# Perlite media



## ReaferCheifer26 (Apr 1, 2006)

Hey guys i have 4 babies growing great in a perlite only media aquaponic setup... but i might have to move them outside for security reasons... i tihink they'll love the sun.. but will i need to transplant them to a more soil based medium instead of all perlite... 

Im just not so sure about how damp the medium will stay and if it will hold nutes good enough for my plants to grab them....

I was think about adding so terrasorb gel to the pots if i could.. that might solve any watering promblems ill face... 

I might just transplant them now while they're small a nd pry for no bad shocking... and put them in a 50/50 perlite and poting soil mix...

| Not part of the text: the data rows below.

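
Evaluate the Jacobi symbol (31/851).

-1

(31/851)
  = -(851/31)    [QR: both ≡ 3 mod 4, sign flips]
  = -(14/31)    [851 ≡ 14 mod 31]
  = -(7/31)    [31 ≡ 7 mod 8 ⇒ (2/31) = +1]
  = (31/7)    [QR: both ≡ 3 mod 4, sign flips]
  = (3/7)    [31 ≡ 3 mod 7]
  = -(7/3)    [QR: both ≡ 3 mod 4, sign flips]
  = -(1/3)    [7 ≡ 1 mod 3]
  = -1    [(1/3) = 1]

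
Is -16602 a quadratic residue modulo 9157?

Reduce the numerator: -16602 ≡ 1712 (mod 9157), so (-16602/9157) = (1712/9157).
Factor out 2: 1712 = 2^4·107. Since 9157 ≡ 5 (mod 8), (2/9157) = -1, and (2/9157)^4 = +1. Now have (107/9157).
9157 ≡ 1 (mod 4), so quadratic reciprocity gives (107/9157) = (9157/107). Reduce: 9157 ≡ 62 (mod 107). Now have (62/107).
Factor out 2: 62 = 2·31. Since 107 ≡ 3 (mod 8), (2/107) = -1. Now have -(31/107).
Both 31 ≡ 3 and 107 ≡ 3 (mod 4), so reciprocity gives (31/107) = -(107/31). Reduce: 107 ≡ 14 (mod 31). Now have (14/31).
Factor out 2: 14 = 2·7. Since 31 ≡ 7 (mod 8), (2/31) = +1. Now have (7/31).
Both 7 ≡ 3 and 31 ≡ 3 (mod 4), so reciprocity gives (7/31) = -(31/7). Reduce: 31 ≡ 3 (mod 7). Now have -(3/7).
Both 3 ≡ 3 and 7 ≡ 3 (mod 4), so reciprocity gives (3/7) = -(7/3). Reduce: 7 ≡ 1 (mod 3). Now have (1/3).
(1/3) = 1. Collecting the sign factors: 1.
(-16602/9157) = 1, and 9157 is prime, so -16602 is a quadratic residue mod 9157.

yes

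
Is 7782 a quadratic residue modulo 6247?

yes

Reduce the numerator: 7782 ≡ 1535 (mod 6247), so (7782/6247) = (1535/6247).
Both 1535 ≡ 3 and 6247 ≡ 3 (mod 4), so reciprocity gives (1535/6247) = -(6247/1535). Reduce: 6247 ≡ 107 (mod 1535). Now have -(107/1535).
Both 107 ≡ 3 and 1535 ≡ 3 (mod 4), so reciprocity gives (107/1535) = -(1535/107). Reduce: 1535 ≡ 37 (mod 107). Now have (37/107).
37 ≡ 1 (mod 4), so quadratic reciprocity gives (37/107) = (107/37). Reduce: 107 ≡ 33 (mod 37). Now have (33/37).
33 ≡ 1 (mod 4), so quadratic reciprocity gives (33/37) = (37/33). Reduce: 37 ≡ 4 (mod 33). Now have (4/33).
Factor out 2: 4 = 2^2. Since 33 ≡ 1 (mod 8), (2/33) = +1, and (2/33)^2 = +1. Now have (1/33).
(1/33) = 1. Collecting the sign factors: 1.
(7782/6247) = 1, and 6247 is prime, so 7782 is a quadratic residue mod 6247.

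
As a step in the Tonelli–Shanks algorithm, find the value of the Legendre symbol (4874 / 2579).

Reduce the numerator: 4874 ≡ 2295 (mod 2579), so (4874 / 2579) = (2295 / 2579).
Both 2295 ≡ 3 and 2579 ≡ 3 (mod 4), so reciprocity gives (2295 / 2579) = -(2579 / 2295). Reduce: 2579 ≡ 284 (mod 2295). Now have -(284 / 2295).
Factor out 2: 284 = 2^2·71. Since 2295 ≡ 7 (mod 8), (2 / 2295) = +1, and (2 / 2295)^2 = +1. Now have -(71 / 2295).
Both 71 ≡ 3 and 2295 ≡ 3 (mod 4), so reciprocity gives (71 / 2295) = -(2295 / 71). Reduce: 2295 ≡ 23 (mod 71). Now have (23 / 71).
Both 23 ≡ 3 and 71 ≡ 3 (mod 4), so reciprocity gives (23 / 71) = -(71 / 23). Reduce: 71 ≡ 2 (mod 23). Now have -(2 / 23).
Factor out 2: 2 = 2. Since 23 ≡ 7 (mod 8), (2 / 23) = +1. Now have -(1 / 23).
(1 / 23) = 1. Collecting the sign factors: -1.

-1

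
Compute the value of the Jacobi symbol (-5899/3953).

1

Pull out -1: (-5899/3953) = (-1/3953)·(5899/3953). Since 3953 ≡ 1 (mod 4), (-1/3953) = +1. Now have (5899/3953).
Reduce the numerator: 5899 ≡ 1946 (mod 3953), so (5899/3953) = (1946/3953).
Factor out 2: 1946 = 2·973. Since 3953 ≡ 1 (mod 8), (2/3953) = +1. Now have (973/3953).
973 ≡ 1 (mod 4), so quadratic reciprocity gives (973/3953) = (3953/973). Reduce: 3953 ≡ 61 (mod 973). Now have (61/973).
61 ≡ 1 (mod 4), so quadratic reciprocity gives (61/973) = (973/61). Reduce: 973 ≡ 58 (mod 61). Now have (58/61).
Factor out 2: 58 = 2·29. Since 61 ≡ 5 (mod 8), (2/61) = -1. Now have -(29/61).
29 ≡ 1 (mod 4), so quadratic reciprocity gives (29/61) = (61/29). Reduce: 61 ≡ 3 (mod 29). Now have -(3/29).
29 ≡ 1 (mod 4), so quadratic reciprocity gives (3/29) = (29/3). Reduce: 29 ≡ 2 (mod 3). Now have -(2/3).
Factor out 2: 2 = 2. Since 3 ≡ 3 (mod 8), (2/3) = -1. Now have (1/3).
(1/3) = 1. Collecting the sign factors: 1.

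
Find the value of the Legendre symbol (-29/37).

-1

Reduce the numerator: -29 ≡ 8 (mod 37), so (-29/37) = (8/37).
Factor out 2: 8 = 2^3. Since 37 ≡ 5 (mod 8), (2/37) = -1, and (2/37)^3 = -1. Now have -(1/37).
(1/37) = 1. Collecting the sign factors: -1.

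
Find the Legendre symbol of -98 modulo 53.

Reduce the numerator: -98 ≡ 8 (mod 53), so (-98 / 53) = (8 / 53).
Factor out 2: 8 = 2^3. Since 53 ≡ 5 (mod 8), (2 / 53) = -1, and (2 / 53)^3 = -1. Now have -(1 / 53).
(1 / 53) = 1. Collecting the sign factors: -1.

-1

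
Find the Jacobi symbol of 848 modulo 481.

1

Reduce the numerator: 848 ≡ 367 (mod 481), so (848/481) = (367/481).
481 ≡ 1 (mod 4), so quadratic reciprocity gives (367/481) = (481/367). Reduce: 481 ≡ 114 (mod 367). Now have (114/367).
Factor out 2: 114 = 2·57. Since 367 ≡ 7 (mod 8), (2/367) = +1. Now have (57/367).
57 ≡ 1 (mod 4), so quadratic reciprocity gives (57/367) = (367/57). Reduce: 367 ≡ 25 (mod 57). Now have (25/57).
25 ≡ 1 (mod 4), so quadratic reciprocity gives (25/57) = (57/25). Reduce: 57 ≡ 7 (mod 25). Now have (7/25).
25 ≡ 1 (mod 4), so quadratic reciprocity gives (7/25) = (25/7). Reduce: 25 ≡ 4 (mod 7). Now have (4/7).
Factor out 2: 4 = 2^2. Since 7 ≡ 7 (mod 8), (2/7) = +1, and (2/7)^2 = +1. Now have (1/7).
(1/7) = 1. Collecting the sign factors: 1.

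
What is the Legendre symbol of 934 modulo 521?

-1

Reduce the numerator: 934 ≡ 413 (mod 521), so (934|521) = (413|521).
413 ≡ 1 (mod 4), so quadratic reciprocity gives (413|521) = (521|413). Reduce: 521 ≡ 108 (mod 413). Now have (108|413).
Factor out 2: 108 = 2^2·27. Since 413 ≡ 5 (mod 8), (2|413) = -1, and (2|413)^2 = +1. Now have (27|413).
413 ≡ 1 (mod 4), so quadratic reciprocity gives (27|413) = (413|27). Reduce: 413 ≡ 8 (mod 27). Now have (8|27).
Factor out 2: 8 = 2^3. Since 27 ≡ 3 (mod 8), (2|27) = -1, and (2|27)^3 = -1. Now have -(1|27).
(1|27) = 1. Collecting the sign factors: -1.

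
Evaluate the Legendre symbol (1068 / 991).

1

Reduce the numerator: 1068 ≡ 77 (mod 991), so (1068 / 991) = (77 / 991).
77 ≡ 1 (mod 4), so quadratic reciprocity gives (77 / 991) = (991 / 77). Reduce: 991 ≡ 67 (mod 77). Now have (67 / 77).
77 ≡ 1 (mod 4), so quadratic reciprocity gives (67 / 77) = (77 / 67). Reduce: 77 ≡ 10 (mod 67). Now have (10 / 67).
Factor out 2: 10 = 2·5. Since 67 ≡ 3 (mod 8), (2 / 67) = -1. Now have -(5 / 67).
5 ≡ 1 (mod 4), so quadratic reciprocity gives (5 / 67) = (67 / 5). Reduce: 67 ≡ 2 (mod 5). Now have -(2 / 5).
Factor out 2: 2 = 2. Since 5 ≡ 5 (mod 8), (2 / 5) = -1. Now have (1 / 5).
(1 / 5) = 1. Collecting the sign factors: 1.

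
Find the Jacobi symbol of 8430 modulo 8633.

Factor out 2: 8430 = 2·4215. Since 8633 ≡ 1 (mod 8), (2 / 8633) = +1. Now have (4215 / 8633).
8633 ≡ 1 (mod 4), so quadratic reciprocity gives (4215 / 8633) = (8633 / 4215). Reduce: 8633 ≡ 203 (mod 4215). Now have (203 / 4215).
Both 203 ≡ 3 and 4215 ≡ 3 (mod 4), so reciprocity gives (203 / 4215) = -(4215 / 203). Reduce: 4215 ≡ 155 (mod 203). Now have -(155 / 203).
Both 155 ≡ 3 and 203 ≡ 3 (mod 4), so reciprocity gives (155 / 203) = -(203 / 155). Reduce: 203 ≡ 48 (mod 155). Now have (48 / 155).
Factor out 2: 48 = 2^4·3. Since 155 ≡ 3 (mod 8), (2 / 155) = -1, and (2 / 155)^4 = +1. Now have (3 / 155).
Both 3 ≡ 3 and 155 ≡ 3 (mod 4), so reciprocity gives (3 / 155) = -(155 / 3). Reduce: 155 ≡ 2 (mod 3). Now have -(2 / 3).
Factor out 2: 2 = 2. Since 3 ≡ 3 (mod 8), (2 / 3) = -1. Now have (1 / 3).
(1 / 3) = 1. Collecting the sign factors: 1.

1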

Give me sum advice guys... 

Peace 
Cheif


----------



## Hick (Apr 2, 2006)

hey chiefe..Lotsa' variables to deal with. They will need "hardened" to the OD environment, or you _will_ have shock, especially while they are small.  Getting them outta' the pots and into the ground with only perlite to hold the rootball is gonna be difficult. BUT, once you have accomplished that, without destroying them, it won't take them long to extend their roots out into "_terra firma_" and get stbilized. 
  Perlite doesn't retain water, doesn't absorb nutrients. If they are in small pots now, and transplanting into a soil mix is feasable, now, that's the route that I would pursue.
  I'm 100 % ignorant to aeroponics, hydroponics, aquponics, but I do know a li'l about OD growing and soil. Perlite will definately not cut the mustard for a medium OD.


----------



## ReaferCheifer26 (Apr 2, 2006)

Ya i guesse it wontwork out too good... Swim has to figure out new plans.. they are still kinda small like 5 weeks vegging but hopefully i can just dig em out teh big pots of perlite and transplant them in the ground.. im not gunan worry about shock too much they'll survive... and i got sum superthrive and i might make sum greenhosue type incloser for them its gunan be hard and messy but its a labor of love! 

Peace


----------



## Insane (Apr 2, 2006)

I like to mix about 20-30% perlite with my potted soil grows.

Make sure to be very careful when you transplant, don't wanna lose any roots! 

Also, when using superthrive, remember that superthrive is _very potent _stuff, and it's only recommended to use about 1 drip (like a small rain drop) of super thrive per litre of water, or roughly 5 drips per gallon.

Good luck.


----------



## ReaferCheifer26 (Apr 2, 2006)

ya i know about superthrive potency.... ill probably go with the 20-30% mix... im gunan try to avoid the root as best as i can


----------